While we prefer this name convention for normal code, we do not want it in test methods, as the Async is a detail of the test implementation and should not appear in reports, and the test identifier should not change just because the implementation now needs to use async. Other analyzers have an exception for those test methods.
Another annoying one is the analyzer which suggests to use JoinableTaskFactory when accessing Task.Result, even if it's in an if block where Task.IsComplete is checked. And, as far as I can see, the JoinableTaskFactory has quite some overhead, which is required in a WPF or WinForms Environment with a primary thread, but doesn't make sense in a ThreadPool environment like ASP.NET Core.

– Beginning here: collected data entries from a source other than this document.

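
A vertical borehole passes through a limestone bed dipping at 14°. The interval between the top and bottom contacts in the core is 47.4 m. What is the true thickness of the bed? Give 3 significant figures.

True thickness t = h · cos(dip) = 47.4 × cos 14°
t = 47.4 × 0.9703 = 45.992 m

46.0 m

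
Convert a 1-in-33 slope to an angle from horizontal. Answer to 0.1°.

tan θ = 1/33 = 0.0303
θ = arctan(0.0303) = 1.74°

1.7°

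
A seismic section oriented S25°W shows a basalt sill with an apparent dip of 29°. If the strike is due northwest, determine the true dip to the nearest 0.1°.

30.5°

The section is 70° from the strike.
tan δ = tan α / sin β = tan 29° / sin 70° = 0.5543 / 0.9397 = 0.5899
true dip = arctan 0.5899 = 30.54°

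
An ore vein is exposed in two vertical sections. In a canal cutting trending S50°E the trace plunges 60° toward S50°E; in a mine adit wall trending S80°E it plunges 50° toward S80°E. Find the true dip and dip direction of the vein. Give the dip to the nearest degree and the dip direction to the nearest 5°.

The two traces are lines in the plane: v₁ = (sin 130°·cos 60°, cos 130°·cos 60°, −sin 60°), v₂ = (sin 100°·cos 50°, cos 100°·cos 50°, −sin 50°).
The plane normal is n = v₁ × v₂ ∝ (0.150, -0.255, 0.161).
Dip δ = arctan(|n_h|/n_z) = arctan(0.295/0.161) = 61.5°.
Dip direction = atan2(0.150, -0.255) = 150° (azimuth of n's horizontal projection).

true dip 61°, dip direction 150°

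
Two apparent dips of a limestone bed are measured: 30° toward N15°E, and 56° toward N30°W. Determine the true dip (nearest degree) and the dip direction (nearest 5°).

Each apparent-dip line lies in the plane. As unit vectors (x east, y north, z up), v₁ plunges 30°→N15°E and v₂ plunges 56°→N30°W.
The plane normal is n = v₁ × v₂ ∝ (-0.451, 0.326, 0.342).
tan δ = √(n_x²+n_y²)/n_z = 0.557/0.342, so δ = 58.4°.
The horizontal component of n points toward azimuth atan2(n_x, n_y) = 306°, the dip direction.

true dip 58°, dip direction 305°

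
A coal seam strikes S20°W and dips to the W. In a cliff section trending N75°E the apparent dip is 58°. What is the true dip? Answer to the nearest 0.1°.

62.9°

β = acute angle between strike S20°W and section N75°E = 55°.
tan(true dip) = tan 58° / sin 55° = 1.9536
true dip = arctan 1.9536 = 62.89°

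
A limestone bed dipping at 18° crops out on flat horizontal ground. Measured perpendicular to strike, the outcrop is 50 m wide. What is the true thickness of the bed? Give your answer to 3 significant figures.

True thickness t = w · sin(dip) = 50 × sin 18°
t = 50 × 0.3090 = 15.451 m

15.5 m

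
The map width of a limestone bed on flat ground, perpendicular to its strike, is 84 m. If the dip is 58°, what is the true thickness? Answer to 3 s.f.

71.2 m

True thickness t = w · sin(dip) = 84 × sin 58°
t = 84 × 0.8480 = 71.236 m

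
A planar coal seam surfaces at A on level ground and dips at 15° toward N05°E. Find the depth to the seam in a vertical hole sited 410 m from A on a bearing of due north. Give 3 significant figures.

109 m

The hole lies 5° from the dip direction, so the down-dip offset is 410 × cos 5° = 408.44 m.
Depth = down-dip offset × tan(dip) = 408.44 × tan 15° = 408.44 × 0.2679
Depth = 109.44 m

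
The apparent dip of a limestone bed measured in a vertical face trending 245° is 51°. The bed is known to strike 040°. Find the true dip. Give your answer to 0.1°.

The section is 25° from the strike.
tan δ = tan α / sin β = tan 51° / sin 25° = 1.2349 / 0.4226 = 2.9220
true dip = arctan 2.9220 = 71.11°

71.1°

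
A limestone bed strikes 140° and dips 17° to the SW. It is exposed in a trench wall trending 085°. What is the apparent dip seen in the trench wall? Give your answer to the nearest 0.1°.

The strike is 140° and the section trends 085°; the acute angle between them is β = 55°.
tan(apparent dip) = tan 17° · sin 55° = 0.2504
α = arctan(0.2504) = 14.06°

14.1°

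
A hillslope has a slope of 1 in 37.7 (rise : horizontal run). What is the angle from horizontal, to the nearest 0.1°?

tan θ = 1/37.7 = 0.0265
θ = arctan(0.0265) = 1.52°

1.5°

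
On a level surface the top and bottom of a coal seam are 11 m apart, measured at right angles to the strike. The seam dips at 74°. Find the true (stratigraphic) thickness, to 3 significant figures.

10.6 m

True thickness t = w · sin(dip) = 11 × sin 74°
t = 11 × 0.9613 = 10.574 m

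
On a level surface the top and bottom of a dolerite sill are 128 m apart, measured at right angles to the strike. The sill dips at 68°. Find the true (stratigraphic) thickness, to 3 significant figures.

True thickness t = w · sin(dip) = 128 × sin 68°
t = 128 × 0.9272 = 118.680 m

119 m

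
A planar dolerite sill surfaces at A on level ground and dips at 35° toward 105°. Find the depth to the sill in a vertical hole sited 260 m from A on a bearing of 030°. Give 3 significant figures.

47.1 m

The hole lies 75° from the dip direction, so the down-dip offset is 260 × cos 75° = 67.29 m.
Depth = down-dip offset × tan(dip) = 67.29 × tan 35° = 67.29 × 0.7002
Depth = 47.12 m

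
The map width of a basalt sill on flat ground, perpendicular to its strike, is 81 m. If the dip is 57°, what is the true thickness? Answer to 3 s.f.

True thickness t = w · sin(dip) = 81 × sin 57°
t = 81 × 0.8387 = 67.932 m

67.9 m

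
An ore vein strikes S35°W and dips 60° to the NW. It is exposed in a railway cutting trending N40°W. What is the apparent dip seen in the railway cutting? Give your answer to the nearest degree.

59°

Angle between strike (S35°W) and section (N40°W): β = 75°.
tan α = tan 60° × sin 75° = 1.7321 × 0.9659 = 1.6730
α = arctan(1.6730) = 59.13°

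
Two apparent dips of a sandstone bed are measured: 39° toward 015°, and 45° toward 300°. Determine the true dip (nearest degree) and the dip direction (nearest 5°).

true dip 49°, dip direction 330°

Represent each trace as a vector plunging at its apparent dip toward its trend (east-north-up frame): v₁ = (0.201, 0.751, -0.629), v₂ = (-0.612, 0.354, -0.707).
n = v₁ × v₂ = (-0.308, 0.528, 0.531) (taken with n_z > 0).
True dip = arccos(n_z / |n|) = arccos(0.6558) = 49.0°.
Dip direction = azimuth of (n_x, n_y) = atan2(-0.308, 0.528) = 330°.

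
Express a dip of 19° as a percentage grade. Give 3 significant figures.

grade % = 100 × tan 19° = 100 × 0.3443

34.4%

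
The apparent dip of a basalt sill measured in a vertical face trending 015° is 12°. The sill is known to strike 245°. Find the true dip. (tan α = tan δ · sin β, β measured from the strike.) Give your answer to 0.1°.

15.5°

β = acute angle between strike 245° and section 015° = 50°.
tan δ = tan α / sin β = tan 12° / sin 50° = 0.2126 / 0.7660 = 0.2775
true dip = arctan 0.2775 = 15.51°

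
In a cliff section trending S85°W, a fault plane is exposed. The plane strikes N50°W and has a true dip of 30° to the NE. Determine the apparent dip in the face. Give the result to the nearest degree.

The strike is N50°W and the section trends S85°W; the acute angle between them is β = 45°.
tan α = tan 30° × sin 45° = 0.5774 × 0.7071 = 0.4082
apparent dip = arctan 0.4082 = 22.21°

22°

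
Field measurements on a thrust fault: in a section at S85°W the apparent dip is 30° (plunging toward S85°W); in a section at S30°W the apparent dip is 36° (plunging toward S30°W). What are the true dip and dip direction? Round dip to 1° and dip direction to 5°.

Represent each trace as a vector plunging at its apparent dip toward its trend (east-north-up frame): v₁ = (-0.863, -0.075, -0.500), v₂ = (-0.405, -0.701, -0.588).
Cross product v₁ × v₂ gives the pole to the plane: n ∝ (-0.306, -0.305, 0.574).
True dip = arccos(n_z / |n|) = arccos(0.7990) = 37.0°.
The horizontal component of n points toward azimuth atan2(n_x, n_y) = 225°, the dip direction.

true dip 37°, dip direction 225°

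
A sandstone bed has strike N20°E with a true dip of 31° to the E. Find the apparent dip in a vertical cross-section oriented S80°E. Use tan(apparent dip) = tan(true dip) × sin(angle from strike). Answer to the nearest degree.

31°

The strike is N20°E and the section trends S80°E; the acute angle between them is β = 80°.
tan α = tan 31° × sin 80° = 0.6009 × 0.9848 = 0.5917
α = arctan(0.5917) = 30.61°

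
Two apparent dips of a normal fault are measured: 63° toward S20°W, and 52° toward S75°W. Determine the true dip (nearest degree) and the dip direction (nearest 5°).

true dip 63°, dip direction 205°

Represent each trace as a vector plunging at its apparent dip toward its trend (east-north-up frame): v₁ = (-0.155, -0.427, -0.891), v₂ = (-0.595, -0.159, -0.788).
Cross product v₁ × v₂ gives the pole to the plane: n ∝ (-0.194, -0.408, 0.229).
tan δ = √(n_x²+n_y²)/n_z = 0.451/0.229, so δ = 63.1°.
Dip direction = atan2(-0.194, -0.408) = 205° (azimuth of n's horizontal projection).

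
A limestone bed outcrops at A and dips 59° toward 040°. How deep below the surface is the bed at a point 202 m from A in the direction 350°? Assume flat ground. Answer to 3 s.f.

The hole lies 50° from the dip direction, so the down-dip offset is 202 × cos 50° = 129.84 m.
Depth = down-dip offset × tan(dip) = 129.84 × tan 59° = 129.84 × 1.6643
Depth = 216.10 m

216 m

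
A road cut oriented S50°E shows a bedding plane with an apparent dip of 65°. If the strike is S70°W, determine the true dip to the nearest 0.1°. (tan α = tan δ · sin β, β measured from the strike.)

The section is 60° from the strike.
tan(true dip) = tan 65° / sin 60° = 2.4763
true dip = arctan 2.4763 = 68.01°

68.0°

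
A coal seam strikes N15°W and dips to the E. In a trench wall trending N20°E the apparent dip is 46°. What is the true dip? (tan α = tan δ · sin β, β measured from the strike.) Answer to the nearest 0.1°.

β = acute angle between strike N15°W and section N20°E = 35°.
tan δ = tan α / sin β = tan 46° / sin 35° = 1.0355 / 0.5736 = 1.8054
true dip = arctan 1.8054 = 61.02°

61.0°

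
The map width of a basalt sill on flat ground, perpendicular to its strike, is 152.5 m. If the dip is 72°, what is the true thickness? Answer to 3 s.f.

145 m

True thickness t = w · sin(dip) = 152.5 × sin 72°
t = 152.5 × 0.9511 = 145.036 m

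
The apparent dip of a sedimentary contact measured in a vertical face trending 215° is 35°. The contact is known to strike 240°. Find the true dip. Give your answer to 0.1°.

58.9°

β = acute angle between strike 240° and section 215° = 25°.
tan(true dip) = tan 35° / sin 25° = 1.6568
δ = arctan(1.6568) = 58.89°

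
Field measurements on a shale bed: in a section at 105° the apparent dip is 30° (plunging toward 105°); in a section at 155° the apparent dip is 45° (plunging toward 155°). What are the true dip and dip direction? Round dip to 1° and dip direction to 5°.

true dip 45°, dip direction 160°

Each apparent-dip line lies in the plane. As unit vectors (x east, y north, z up), v₁ plunges 30°→105° and v₂ plunges 45°→155°.
n = v₁ × v₂ = (0.162, -0.442, 0.469) (taken with n_z > 0).
tan δ = √(n_x²+n_y²)/n_z = 0.471/0.469, so δ = 45.1°.
Dip direction = atan2(0.162, -0.442) = 160° (azimuth of n's horizontal projection).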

There was some other cases which we didn't like but they were single occurrences.
What annoys us most is that the implementation package pulls in the analyzer unconditionally - our policy prefers to explicitly decide about the rule set. So we started looking for alternatives, and both mentioned above seem to be stable and maintained.
Yeah, we suppressed the first rule you mentioned
Couldn't you just use the MS nuget package and literally suppress every rule?
I guess we could. However, some guys in the QA area are a bit picky about suppressing rules, we need to give justifications. And it's inefficient to run analyzers just to completely ignore them. 🙂
I wonder what drove the maintainers to implicitly pull in the analyzers, instead of providing them optionally (as e. g. xUnit Analyzers do).
True, not really a big fan of that either. I assume that decision was appropriate for their MS projects
https://github.com/microsoft/vs-threading/issues/605#issuecomment-611215842
Ouch. We also use StreamJsonRpc. That might mean replacing the library above may not actually solve the problem. 🥴
We don't run the analysis if they can't produce observable results, fwiw
(roslyn doesn't, I mean, in case that wasn't clear)
Next case:
VSTHRD003: Avoid awaiting or returning a Task representing work that was not started within your context as that can lead to deadlocks. Start the work within this context, or use JoinableTaskFactory.RunAsync to start the task and await the returned JoinableTask instead.As far as I can see, this only applies in single threaded environments like Windows Forms or WPF, not in a free threaded environment running on the thread pool. And we sometimes store or pass some tasks around, as a kind of "promise" for a future result of an operation. For your info: we will go with suppressing the warnings now, as we cannot easily get rid of the dependency anyways.